Download or read book Dixie Be Damned written by Neal Shirley and published by AK Press. This book was released on 2015-05-11 with total page 280 pages. Available in PDF, EPUB and Kindle. Book excerpt: In 1891, when coal companies in eastern Tennessee brought in cheap convict labor to take over their jobs, workers responded by storming the stockades, freeing the prisoners, and loading them onto freight trains. Over the next year, tactics escalated to include burning company property and looting company stores. This was one of the largest insurrections in US working-class history. It happened at the same time as the widely publicized northern labor war in Homestead, Pennsylvania.
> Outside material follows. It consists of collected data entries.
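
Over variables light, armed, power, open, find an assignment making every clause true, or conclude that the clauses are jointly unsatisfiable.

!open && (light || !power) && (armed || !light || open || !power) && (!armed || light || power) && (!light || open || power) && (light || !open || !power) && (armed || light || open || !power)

Unit clause (!open) forces open = False.
Set light = False.
  then (light || !power) forces power = False.
  then (!armed || light || power) forces armed = False.
Check each clause:
  (!open): !open holds.
  (light || !power): !power holds.
  (armed || !light || open || !power): !light holds.
  (!armed || light || power): !armed holds.
  (!light || open || power): !light holds.
  (light || !open || !power): !open holds.
  (armed || light || open || !power): !power holds.
All clauses satisfied.

light = False, armed = False, power = False, open = False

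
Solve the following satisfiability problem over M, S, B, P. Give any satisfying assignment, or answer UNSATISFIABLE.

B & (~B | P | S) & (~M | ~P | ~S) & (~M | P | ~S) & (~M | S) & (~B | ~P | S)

M = False, S = True, B = True, P = False

Unit clause (B) forces B = True.
Try M = True:
  (~M | S) forces S = True.
  (~M | ~P | ~S) forces P = False.
  clause (~M | P | ~S) is falsified — backtrack.
So M = False.
Try S = False:
  (~B | P | S) forces P = True.
  clause (~B | ~P | S) is falsified — backtrack.
So S = True.
Set P = False.
Check each clause:
  (B): B holds.
  (~B | P | S): S holds.
  (~M | ~P | ~S): ~M holds.
  (~M | P | ~S): ~M holds.
  (~M | S): ~M holds.
  (~B | ~P | S): ~P holds.
All clauses satisfied.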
And it was largely ignored, then and now. Dixie Be Damned engages seven similarly "hidden" insurrectionary episodes in Southern history to demonstrate the region's long arc of revolt. Countering images of the South as pacified and conservative, this adventurous retelling presents history in the rough. Not the image of the South many expect, this is the South of maroon rebellion, wildcat strikes, and Robert F. Williams's book Negroes with Guns, a South where the dispossessed refuse to quietly suffer their fate. This is people's history at its best: slave revolts, multiracial banditry, labor battles, prison uprisings, urban riots, and more. Neal Shirley grew up in Winston-Salem, North Carolina, and now lives in Durham, NC, where he is involved in several anti-prison initiatives and runs a small publishing project called the North Carolina Piece Corps. Saralee Stafford was born in the Piedmont of North Carolina. Her recent political work has focused on connecting the struggles of street organizations with those of anarchists in the area. She teaches gender-related health in Durham, North Carolina.